For the last few years, Ulta Beauty has lagged behind Sephora and other top retailers in our annual Who’s Minding the Store? retailer report card, the annual evaluation of the safer chemicals programs of the largest retailers in North America.

So Ulta’s announcement is welcome news. But does it go far enough?

For one, this new initiative only applies to 100 of its 1,264 retail stores, about eight percent of its total store count. Ulta stated: “As the partnership grows, Credo Beauty and Ulta Beauty will leverage their collective expertise to continue pushing this important space forward.” We hope Ulta will extend this program to ALL of its stores in the months ahead. Surely, all of their customers deserve the same access to clean beauty products curated by Credo.

And more importantly, all products should be free of harmful chemicals and radically transparent, not just a handful of brands at the end of a store aisle. Ulta’s new initiative falls far short of Sephora’s safer chemicals policy, Clean at Sephora program, and goal to reduce its chemical footprint by a whopping 50% over the next three years.

Sephora also just announced a new partnership to bring clean beauty pioneer Beautycounter to its customers beginning online this July and in stores starting in August.
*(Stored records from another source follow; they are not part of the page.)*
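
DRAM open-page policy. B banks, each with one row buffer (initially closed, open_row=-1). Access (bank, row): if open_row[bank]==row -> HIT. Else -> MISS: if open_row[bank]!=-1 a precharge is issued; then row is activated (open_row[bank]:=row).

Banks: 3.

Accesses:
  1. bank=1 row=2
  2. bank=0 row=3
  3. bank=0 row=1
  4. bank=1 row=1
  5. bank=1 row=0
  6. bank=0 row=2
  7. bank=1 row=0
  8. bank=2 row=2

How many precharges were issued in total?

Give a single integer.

Answer: 4

Derivation:
Acc 1: bank1 row2 -> MISS (open row2); precharges=0
Acc 2: bank0 row3 -> MISS (open row3); precharges=0
Acc 3: bank0 row1 -> MISS (open row1); precharges=1
Acc 4: bank1 row1 -> MISS (open row1); precharges=2
Acc 5: bank1 row0 -> MISS (open row0); precharges=3
Acc 6: bank0 row2 -> MISS (open row2); precharges=4
Acc 7: bank1 row0 -> HIT
Acc 8: bank2 row2 -> MISS (open row2); precharges=4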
This is also an exciting development!

Driving a competitive race to the top

It’s clear the race is on to see which beauty retailer will be the leader in bringing safer products into the hands of consumers and drive toxic chemicals out of the beauty industry. At a time when more and more consumers are clamoring for clean beauty products, it’s clear retailers are listening.

Ulta’s new announcement signals it is upping its game which is welcome. But will it catch up to Sephora and launch a safer chemicals policy and chemical footprint reduction goal? And what about Sally Beauty? It’s the nation’s other leading beauty retailer, and it still lags behind both Ulta and Sephora. And how will retailers address the disproportionate impact of toxic chemicals in beauty products marketed to women of color? So far, no retailer has made a commitment to address these products.

We can’t wait to see how all this shakes out, especially with our 2020 retailer report card coming out this fall. Grab your popcorn folks—this is getting interesting!